Ten tekst "film twórcy Chicago" z góry świadczy o komercji i naciąganiu ludzi na TANDETĘ. Co za porządny reżyser sobie pozwoli na taki tekst. Szczerze gów*** mnie obchodzi że jest twórcą Chicago. To o niczym nie świadczy że film będzie podobny do w/w. Nastała nowa, kretyńska moda przyciągania wieśniaków do kina takimi sloganami: film twórcy Terminatora, film twórcy Dzień Niepodległości, film twórcy ..... kolejnego badziewia!!! Czy znakomity reżyser jakim jest np. Tarantino w zwiastunie nowego filmu "Bękarty wojny" napisał film twórcy Pulp Fiction bądź Wściekłych Psów ?!? NIE, bo to jest reżyser który się nie podpiera wcześniejszymi nagrodami. Dlatego jak czytam recenzję przykładowego filmu "Nine" z tekstem film twórcy... to już wszystko wiem...

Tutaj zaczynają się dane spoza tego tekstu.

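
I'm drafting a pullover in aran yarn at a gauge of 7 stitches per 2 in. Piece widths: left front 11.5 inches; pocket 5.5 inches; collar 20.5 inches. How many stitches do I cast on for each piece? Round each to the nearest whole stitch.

Rate = 7/2 = 3.5 sts per in.
left front: 11.5 × 3.5 = 40.25 → 40.
pocket: 5.5 × 3.5 = 19.25 → 19.
collar: 20.5 × 3.5 = 71.75 → 72.

left front 40; pocket 19; collar 72.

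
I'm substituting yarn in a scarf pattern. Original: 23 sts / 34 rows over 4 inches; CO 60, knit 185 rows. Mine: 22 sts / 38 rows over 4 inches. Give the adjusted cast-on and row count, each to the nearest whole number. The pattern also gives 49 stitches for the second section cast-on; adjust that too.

Stitches: 60 × 22/23 = 57.39 → 57.
Rows: 185 × 38/34 = 206.76 → 207.
second section cast-on: 49 × 22/23 = 46.87 → 47.

Cast on 57 stitches; work 207 rows; second section cast-on 47 stitches.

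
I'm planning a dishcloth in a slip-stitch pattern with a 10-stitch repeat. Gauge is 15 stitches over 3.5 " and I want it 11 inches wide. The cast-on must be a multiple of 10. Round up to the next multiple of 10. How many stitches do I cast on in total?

CO 50 sts.

15 / 3.5 = 4.286 sts per inch.
11 × 4.286 = 47.14 sts.
Next multiple of 10: 50.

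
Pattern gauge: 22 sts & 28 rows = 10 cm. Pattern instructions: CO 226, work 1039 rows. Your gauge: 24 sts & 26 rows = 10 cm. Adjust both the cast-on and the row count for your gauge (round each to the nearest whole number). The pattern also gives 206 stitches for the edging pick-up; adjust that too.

Cast on 247 stitches; work 965 rows; edging pick-up 225 stitches.

Stitches: 226 × 24/22 = 246.55 → 247.
Rows: 1039 × 26/28 = 964.79 → 965.
edging pick-up: 206 × 24/22 = 224.73 → 225.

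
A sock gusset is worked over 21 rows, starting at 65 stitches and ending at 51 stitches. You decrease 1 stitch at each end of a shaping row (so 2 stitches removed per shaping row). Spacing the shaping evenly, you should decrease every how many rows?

Stitches to remove: |51 − 65| = 14.
Shaping rows needed: 14 / 2 = 7.
21 rows / 7 = every 3 rows.

Decrease every 3rd row.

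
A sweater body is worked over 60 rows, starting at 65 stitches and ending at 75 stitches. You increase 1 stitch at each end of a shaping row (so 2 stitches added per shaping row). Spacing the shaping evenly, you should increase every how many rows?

Stitches to add: |75 − 65| = 10.
Shaping rows needed: 10 / 2 = 5.
60 rows / 5 = every 12 rows.

Increase every 12th row.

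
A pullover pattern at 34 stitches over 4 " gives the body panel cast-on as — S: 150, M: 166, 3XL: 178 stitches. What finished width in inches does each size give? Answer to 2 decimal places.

S 17.65 inches; M 19.53 inches; 3XL 20.94 inches.

34/4 = 8.5 sts per in.
S: 150 / 8.5 = 17.647 → 17.65 in.
M: 166 / 8.5 = 19.529 → 19.53 in.
3XL: 178 / 8.5 = 20.941 → 20.94 in.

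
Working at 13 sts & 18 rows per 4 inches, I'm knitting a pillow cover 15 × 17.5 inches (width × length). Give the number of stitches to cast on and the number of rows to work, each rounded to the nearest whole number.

Stitch gauge = 13/4 = 3.25 sts/in; 15 × 3.25 = 48.75 → 49 sts.
Row gauge = 18/4 = 4.5 rows/in; 17.5 × 4.5 = 78.75 → 79 rows.

Cast on 49 stitches and work 79 rows.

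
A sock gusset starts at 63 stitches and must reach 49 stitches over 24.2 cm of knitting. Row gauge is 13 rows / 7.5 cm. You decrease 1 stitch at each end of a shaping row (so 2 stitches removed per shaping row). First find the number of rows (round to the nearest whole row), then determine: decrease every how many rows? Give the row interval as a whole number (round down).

Decrease every 6th row.

Rows = 24.2 × 1.733 = 41.9 → 42 rows.
Stitches to remove: 14 → 7 shaping rows (at 2 st each).
42 / 7 = 6.00 → every 6 rows.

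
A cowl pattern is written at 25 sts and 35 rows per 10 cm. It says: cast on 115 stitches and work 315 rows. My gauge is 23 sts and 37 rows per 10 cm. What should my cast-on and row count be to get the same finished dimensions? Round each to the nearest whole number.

Cast on 106 stitches; work 333 rows.

Stitches: 115 × 23/25 = 105.80 → 106.
Rows: 315 × 37/35 = 333.00 → 333.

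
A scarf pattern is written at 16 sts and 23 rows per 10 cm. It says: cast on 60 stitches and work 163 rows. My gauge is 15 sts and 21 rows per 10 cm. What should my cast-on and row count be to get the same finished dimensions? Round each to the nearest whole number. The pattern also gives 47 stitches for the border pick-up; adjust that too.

Cast on 56 stitches; work 149 rows; border pick-up 44 stitches.

Stitches: 60 × 15/16 = 56.25 → 56.
Rows: 163 × 21/23 = 148.83 → 149.
border pick-up: 47 × 15/16 = 44.06 → 44.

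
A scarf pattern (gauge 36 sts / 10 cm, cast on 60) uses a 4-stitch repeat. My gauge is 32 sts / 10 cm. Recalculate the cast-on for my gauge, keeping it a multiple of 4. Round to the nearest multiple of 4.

60 × 32 / 36 = 53.33.
Nearest multiple of 4: 52.

CO 52 sts.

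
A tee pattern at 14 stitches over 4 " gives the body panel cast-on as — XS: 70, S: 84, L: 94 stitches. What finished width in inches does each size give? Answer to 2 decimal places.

XS 20.00 inches; S 24.00 inches; L 26.86 inches.

14/4 = 3.5 sts per in.
XS: 70 / 3.5 = 20.000 → 20.00 in.
S: 84 / 3.5 = 24.000 → 24.00 in.
L: 94 / 3.5 = 26.857 → 26.86 in.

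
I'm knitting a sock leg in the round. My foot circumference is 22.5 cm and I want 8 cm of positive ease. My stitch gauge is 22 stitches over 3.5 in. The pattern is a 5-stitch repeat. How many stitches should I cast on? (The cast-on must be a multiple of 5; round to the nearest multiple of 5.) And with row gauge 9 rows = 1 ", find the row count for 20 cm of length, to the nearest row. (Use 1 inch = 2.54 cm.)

Finished = 22.5 + 8 = 30.5 cm.
30.5 cm × 1/2.54 = 12.01 inches.
22/3.5 = 6.286 sts per in; 12.01 × 6.286 = 75.48 sts.
Nearest multiple of 5 → 75.
20 cm = 7.87 inches; × 9 = 70.87 → 71 rows.

Cast on 75 stitches; work 71 rows.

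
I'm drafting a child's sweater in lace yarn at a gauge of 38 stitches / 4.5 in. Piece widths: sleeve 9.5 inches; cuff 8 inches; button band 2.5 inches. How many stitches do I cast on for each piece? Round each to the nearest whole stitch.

Rate = 38/4.5 = 8.444 sts per in.
sleeve: 9.5 × 8.444 = 80.22 → 80.
cuff: 8 × 8.444 = 67.56 → 68.
button band: 2.5 × 8.444 = 21.11 → 21.

sleeve 80; cuff 68; button band 21.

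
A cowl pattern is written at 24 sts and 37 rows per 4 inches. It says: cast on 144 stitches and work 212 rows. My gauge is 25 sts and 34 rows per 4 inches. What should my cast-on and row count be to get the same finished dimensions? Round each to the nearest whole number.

Cast on 150 stitches; work 195 rows.

Stitches: 144 × 25/24 = 150.00 → 150.
Rows: 212 × 34/37 = 194.81 → 195.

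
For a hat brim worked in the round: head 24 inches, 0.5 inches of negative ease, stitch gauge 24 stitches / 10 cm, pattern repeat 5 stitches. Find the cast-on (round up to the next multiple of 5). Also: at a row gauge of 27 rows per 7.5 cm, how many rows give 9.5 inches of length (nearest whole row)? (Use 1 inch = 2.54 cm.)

Cast on 145 stitches; work 87 rows.

Finished = 24 − 0.5 = 23.5 inches.
23.5 inches × 2.54 = 59.69 cm.
24/10 = 2.4 sts per cm; 59.69 × 2.4 = 143.26 sts.
Next multiple of 5 → 145.
9.5 inches = 24.13 cm; × 3.6 = 86.87 → 87 rows.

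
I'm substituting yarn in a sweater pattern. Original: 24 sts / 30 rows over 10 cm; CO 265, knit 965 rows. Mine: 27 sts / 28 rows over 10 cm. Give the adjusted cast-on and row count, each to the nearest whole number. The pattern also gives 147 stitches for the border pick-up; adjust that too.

Stitches: 265 × 27/24 = 298.12 → 298.
Rows: 965 × 28/30 = 900.67 → 901.
border pick-up: 147 × 27/24 = 165.38 → 165.

Cast on 298 stitches; work 901 rows; border pick-up 165 stitches.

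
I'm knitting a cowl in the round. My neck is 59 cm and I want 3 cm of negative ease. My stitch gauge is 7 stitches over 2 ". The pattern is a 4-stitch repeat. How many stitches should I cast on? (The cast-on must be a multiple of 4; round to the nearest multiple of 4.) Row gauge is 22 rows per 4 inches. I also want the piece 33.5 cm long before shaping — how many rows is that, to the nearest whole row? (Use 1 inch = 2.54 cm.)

Cast on 76 stitches; work 73 rows.

Finished = 59 − 3 = 56 cm.
56 cm × 1/2.54 = 22.05 inches.
7/2 = 3.5 sts per in; 22.05 × 3.5 = 77.17 sts.
Nearest multiple of 4 → 76.
33.5 cm = 13.19 inches; × 5.5 = 72.54 → 73 rows.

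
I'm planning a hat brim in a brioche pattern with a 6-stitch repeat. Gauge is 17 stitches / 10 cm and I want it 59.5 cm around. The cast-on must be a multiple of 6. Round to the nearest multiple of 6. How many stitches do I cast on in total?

CO 102 sts.

17 / 10 = 1.7 sts per cm.
59.5 × 1.7 = 101.15 sts.
Nearest multiple of 6: 102.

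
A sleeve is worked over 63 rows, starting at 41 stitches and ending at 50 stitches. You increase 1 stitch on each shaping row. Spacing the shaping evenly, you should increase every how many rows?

Increase every 7th row.

Stitches to add: |50 − 41| = 9.
Shaping rows needed: 9 / 1 = 9.
63 rows / 9 = every 7 rows.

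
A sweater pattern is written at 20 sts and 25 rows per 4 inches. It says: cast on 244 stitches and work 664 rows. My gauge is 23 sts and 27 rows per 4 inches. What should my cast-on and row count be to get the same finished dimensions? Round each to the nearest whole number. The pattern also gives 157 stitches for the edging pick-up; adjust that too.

Stitches: 244 × 23/20 = 280.60 → 281.
Rows: 664 × 27/25 = 717.12 → 717.
edging pick-up: 157 × 23/20 = 180.55 → 181.

Cast on 281 stitches; work 717 rows; edging pick-up 181 stitches.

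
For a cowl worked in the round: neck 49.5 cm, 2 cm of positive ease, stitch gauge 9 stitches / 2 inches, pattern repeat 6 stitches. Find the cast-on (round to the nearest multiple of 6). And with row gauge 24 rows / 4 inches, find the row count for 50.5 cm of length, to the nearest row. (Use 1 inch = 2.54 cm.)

Finished = 49.5 + 2 = 51.5 cm.
51.5 cm × 1/2.54 = 20.28 inches.
9/2 = 4.5 sts per in; 20.28 × 4.5 = 91.24 sts.
Nearest multiple of 6 → 90.
50.5 cm = 19.88 inches; × 6 = 119.29 → 119 rows.

Cast on 90 stitches; work 119 rows.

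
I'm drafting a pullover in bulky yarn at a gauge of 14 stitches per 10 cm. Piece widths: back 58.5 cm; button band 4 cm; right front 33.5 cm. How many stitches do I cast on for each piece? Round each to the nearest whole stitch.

back 82; button band 6; right front 47.

Rate = 14/10 = 1.4 sts per cm.
back: 58.5 × 1.4 = 81.90 → 82.
button band: 4 × 1.4 = 5.60 → 6.
right front: 33.5 × 1.4 = 46.90 → 47.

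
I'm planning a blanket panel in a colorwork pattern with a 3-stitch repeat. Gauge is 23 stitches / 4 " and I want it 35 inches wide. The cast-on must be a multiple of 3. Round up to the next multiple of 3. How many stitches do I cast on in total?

23 / 4 = 5.75 sts per inch.
35 × 5.75 = 201.25 sts.
Next multiple of 3: 204.

CO 204 sts.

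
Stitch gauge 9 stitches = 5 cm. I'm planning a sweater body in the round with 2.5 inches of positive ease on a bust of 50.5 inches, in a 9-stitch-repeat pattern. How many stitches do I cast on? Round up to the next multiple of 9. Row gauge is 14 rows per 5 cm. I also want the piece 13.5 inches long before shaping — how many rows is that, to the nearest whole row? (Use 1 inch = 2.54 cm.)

Cast on 243 stitches; work 96 rows.

Finished = 50.5 + 2.5 = 53 inches.
53 inches × 2.54 = 134.62 cm.
9/5 = 1.8 sts per cm; 134.62 × 1.8 = 242.32 sts.
Next multiple of 9 → 243.
13.5 inches = 34.29 cm; × 2.8 = 96.01 → 96 rows.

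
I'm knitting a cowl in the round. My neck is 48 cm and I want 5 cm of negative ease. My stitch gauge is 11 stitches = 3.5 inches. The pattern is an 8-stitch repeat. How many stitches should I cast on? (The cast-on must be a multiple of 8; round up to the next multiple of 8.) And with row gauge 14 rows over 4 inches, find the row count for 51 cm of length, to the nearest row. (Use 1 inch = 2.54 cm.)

Finished = 48 − 5 = 43 cm.
43 cm × 1/2.54 = 16.93 inches.
11/3.5 = 3.143 sts per in; 16.93 × 3.143 = 53.21 sts.
Next multiple of 8 → 56.
51 cm = 20.08 inches; × 3.5 = 70.28 → 70 rows.

Cast on 56 stitches; work 70 rows.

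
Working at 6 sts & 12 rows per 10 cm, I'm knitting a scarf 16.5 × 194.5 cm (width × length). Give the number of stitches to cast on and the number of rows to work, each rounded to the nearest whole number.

Stitch gauge = 6/10 = 0.6 sts/cm; 16.5 × 0.6 = 9.90 → 10 sts.
Row gauge = 12/10 = 1.2 rows/cm; 194.5 × 1.2 = 233.40 → 233 rows.

Cast on 10 stitches and work 233 rows.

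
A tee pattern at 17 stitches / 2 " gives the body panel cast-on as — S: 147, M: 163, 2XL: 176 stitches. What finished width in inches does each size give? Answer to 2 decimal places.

S 17.29 inches; M 19.18 inches; 2XL 20.71 inches.

17/2 = 8.5 sts per in.
S: 147 / 8.5 = 17.294 → 17.29 in.
M: 163 / 8.5 = 19.176 → 19.18 in.
2XL: 176 / 8.5 = 20.706 → 20.71 in.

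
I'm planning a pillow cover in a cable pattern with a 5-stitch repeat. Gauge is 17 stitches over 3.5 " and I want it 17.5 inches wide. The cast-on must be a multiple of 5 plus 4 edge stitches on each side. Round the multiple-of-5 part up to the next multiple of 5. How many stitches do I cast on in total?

17 / 3.5 = 4.857 sts per inch.
17.5 × 4.857 = 85.00 sts.
Less 8 edge sts → 77.00 for the repeat.
Next multiple of 5: 80.
Add back 8 edge sts → 88.

88 stitches.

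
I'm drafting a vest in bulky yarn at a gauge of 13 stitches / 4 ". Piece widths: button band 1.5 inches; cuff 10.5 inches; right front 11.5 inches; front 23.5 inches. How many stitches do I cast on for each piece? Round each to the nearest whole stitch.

button band 5; cuff 34; right front 37; front 76.

Rate = 13/4 = 3.25 sts per in.
button band: 1.5 × 3.25 = 4.88 → 5.
cuff: 10.5 × 3.25 = 34.12 → 34.
right front: 11.5 × 3.25 = 37.38 → 37.
front: 23.5 × 3.25 = 76.38 → 76.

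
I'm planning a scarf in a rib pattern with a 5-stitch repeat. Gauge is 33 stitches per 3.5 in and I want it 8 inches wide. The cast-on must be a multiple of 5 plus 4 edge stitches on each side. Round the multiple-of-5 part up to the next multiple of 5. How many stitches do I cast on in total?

Cast on 78 stitches.

33 / 3.5 = 9.429 sts per inch.
8 × 9.429 = 75.43 sts.
Less 8 edge sts → 67.43 for the repeat.
Next multiple of 5: 70.
Add back 8 edge sts → 78.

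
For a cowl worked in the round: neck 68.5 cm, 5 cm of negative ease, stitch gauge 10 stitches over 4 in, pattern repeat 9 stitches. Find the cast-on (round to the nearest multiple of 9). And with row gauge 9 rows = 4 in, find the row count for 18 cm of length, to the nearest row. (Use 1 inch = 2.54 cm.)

Finished = 68.5 − 5 = 63.5 cm.
63.5 cm × 1/2.54 = 25.00 inches.
10/4 = 2.5 sts per in; 25.00 × 2.5 = 62.50 sts.
Nearest multiple of 9 → 63.
18 cm = 7.09 inches; × 2.25 = 15.94 → 16 rows.

Cast on 63 stitches; work 16 rows.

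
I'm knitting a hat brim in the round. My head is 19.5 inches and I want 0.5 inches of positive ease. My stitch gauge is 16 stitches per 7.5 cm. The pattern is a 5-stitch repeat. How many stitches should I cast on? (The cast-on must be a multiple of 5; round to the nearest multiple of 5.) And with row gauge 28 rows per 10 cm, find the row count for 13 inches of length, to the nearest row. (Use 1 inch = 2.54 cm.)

Finished = 19.5 + 0.5 = 20 inches.
20 inches × 2.54 = 50.80 cm.
16/7.5 = 2.133 sts per cm; 50.80 × 2.133 = 108.37 sts.
Nearest multiple of 5 → 110.
13 inches = 33.02 cm; × 2.8 = 92.46 → 92 rows.

Cast on 110 stitches; work 92 rows.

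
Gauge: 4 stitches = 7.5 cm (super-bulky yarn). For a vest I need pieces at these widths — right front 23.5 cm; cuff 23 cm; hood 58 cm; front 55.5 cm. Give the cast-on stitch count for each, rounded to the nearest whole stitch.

right front 13; cuff 12; hood 31; front 30.

Rate = 4/7.5 = 0.533 sts per cm.
right front: 23.5 × 0.533 = 12.53 → 13.
cuff: 23 × 0.533 = 12.27 → 12.
hood: 58 × 0.533 = 30.93 → 31.
front: 55.5 × 0.533 = 29.60 → 30.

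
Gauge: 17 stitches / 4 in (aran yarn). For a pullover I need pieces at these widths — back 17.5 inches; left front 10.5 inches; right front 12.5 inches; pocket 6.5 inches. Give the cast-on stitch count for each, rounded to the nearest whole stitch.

Rate = 17/4 = 4.25 sts per in.
back: 17.5 × 4.25 = 74.38 → 74.
left front: 10.5 × 4.25 = 44.62 → 45.
right front: 12.5 × 4.25 = 53.12 → 53.
pocket: 6.5 × 4.25 = 27.62 → 28.

back 74; left front 45; right front 53; pocket 28.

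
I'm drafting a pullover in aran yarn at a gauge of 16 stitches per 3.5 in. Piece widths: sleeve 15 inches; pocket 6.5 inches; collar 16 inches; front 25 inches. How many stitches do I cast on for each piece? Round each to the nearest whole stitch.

Rate = 16/3.5 = 4.571 sts per in.
sleeve: 15 × 4.571 = 68.57 → 69.
pocket: 6.5 × 4.571 = 29.71 → 30.
collar: 16 × 4.571 = 73.14 → 73.
front: 25 × 4.571 = 114.29 → 114.

sleeve 69; pocket 30; collar 73; front 114.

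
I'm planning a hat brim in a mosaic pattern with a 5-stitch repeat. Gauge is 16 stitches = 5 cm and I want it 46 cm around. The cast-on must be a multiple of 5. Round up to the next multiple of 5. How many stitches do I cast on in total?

150 stitches.

16 / 5 = 3.2 sts per cm.
46 × 3.2 = 147.20 sts.
Next multiple of 5: 150.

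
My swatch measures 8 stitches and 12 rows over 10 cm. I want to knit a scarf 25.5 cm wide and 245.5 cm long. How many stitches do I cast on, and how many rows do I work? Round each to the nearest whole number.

Stitch gauge = 8/10 = 0.8 sts/cm; 25.5 × 0.8 = 20.40 → 20 sts.
Row gauge = 12/10 = 1.2 rows/cm; 245.5 × 1.2 = 294.60 → 295 rows.

Cast on 20 stitches and work 295 rows.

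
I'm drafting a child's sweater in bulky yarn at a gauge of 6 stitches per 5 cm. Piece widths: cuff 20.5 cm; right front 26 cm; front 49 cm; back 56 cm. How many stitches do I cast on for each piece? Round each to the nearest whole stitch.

Rate = 6/5 = 1.2 sts per cm.
cuff: 20.5 × 1.2 = 24.60 → 25.
right front: 26 × 1.2 = 31.20 → 31.
front: 49 × 1.2 = 58.80 → 59.
back: 56 × 1.2 = 67.20 → 67.

cuff 25; right front 31; front 59; back 67.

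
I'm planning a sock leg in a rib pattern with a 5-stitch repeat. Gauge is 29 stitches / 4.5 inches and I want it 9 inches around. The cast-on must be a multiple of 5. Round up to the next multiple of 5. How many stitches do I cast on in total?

29 / 4.5 = 6.444 sts per inch.
9 × 6.444 = 58.00 sts.
Next multiple of 5: 60.

CO 60 sts.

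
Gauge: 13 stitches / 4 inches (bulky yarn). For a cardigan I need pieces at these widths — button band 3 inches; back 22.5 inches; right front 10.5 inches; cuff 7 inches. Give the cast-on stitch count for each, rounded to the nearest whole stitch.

button band 10; back 73; right front 34; cuff 23.

Rate = 13/4 = 3.25 sts per in.
button band: 3 × 3.25 = 9.75 → 10.
back: 22.5 × 3.25 = 73.12 → 73.
right front: 10.5 × 3.25 = 34.12 → 34.
cuff: 7 × 3.25 = 22.75 → 23.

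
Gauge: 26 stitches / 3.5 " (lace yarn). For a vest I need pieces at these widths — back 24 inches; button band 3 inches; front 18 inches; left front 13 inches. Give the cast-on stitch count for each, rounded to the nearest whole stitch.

back 178; button band 22; front 134; left front 97.

Rate = 26/3.5 = 7.429 sts per in.
back: 24 × 7.429 = 178.29 → 178.
button band: 3 × 7.429 = 22.29 → 22.
front: 18 × 7.429 = 133.71 → 134.
left front: 13 × 7.429 = 96.57 → 97.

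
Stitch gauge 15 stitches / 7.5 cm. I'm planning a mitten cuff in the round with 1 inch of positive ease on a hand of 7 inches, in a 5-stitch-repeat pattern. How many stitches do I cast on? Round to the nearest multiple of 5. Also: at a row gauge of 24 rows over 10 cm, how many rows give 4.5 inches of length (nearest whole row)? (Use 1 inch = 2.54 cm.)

Finished = 7 + 1 = 8 inches.
8 inches × 2.54 = 20.32 cm.
15/7.5 = 2 sts per cm; 20.32 × 2 = 40.64 sts.
Nearest multiple of 5 → 40.
4.5 inches = 11.43 cm; × 2.4 = 27.43 → 27 rows.

Cast on 40 stitches; work 27 rows.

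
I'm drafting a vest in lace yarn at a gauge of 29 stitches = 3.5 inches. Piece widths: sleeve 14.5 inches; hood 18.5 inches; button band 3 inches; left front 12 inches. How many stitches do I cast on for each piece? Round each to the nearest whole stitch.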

Najlepiej by było gdyby na białym tle napisali czarnymi literami tytuł i wystarczy...
To jest nad wyraz irytujące.
Oprócz tego, zaczęły się pojawiać również na plakatach/w reklamach/zwiastunach takie chwyty typu: 'pomiędzy zmierzchem a matrixem' czy inne durne teksty.
Nie wiadomo czy śmiać się czy płakać.
Z drugiej strony jednak, faktycznie duża część społeczeństwa poleci do kin dlatego, że porównali nowy film do ich kochanej produkcji, ludzie lubią chyba zakładać klapki na oczy i ulegać fali komercji, jaka szaleje na świecie.
Zgadzam się, takie teksty nie świadczą zbyt dobrze o twórcach danego filmu.
Tekstów w zwiastunach czy na plakatach nie wymyślają twórcy filmu, tylko jego dystrybutorzy, których zadaniem jest to, żeby jak najlepiej film sprzedać.A najbardziej na takie teksty narzekają Ci, którzy się na nie nabierają, co z kolei świadczy o tym, że dystrybutorzy swoją robotę wykonują skutecznie.
Następnym razem przed wizytą w kinie polecam zapoznać się z kilkoma recenzjami, opiniami innych widzów, zawsze daje to jakiś ogólny zarys wartości filmu. No a jeśli to jednak za dużo wysiłku i czytania, to pozostają tylko krótkie teksty na plakatach... i nabijanie kabzy dystrybutorom.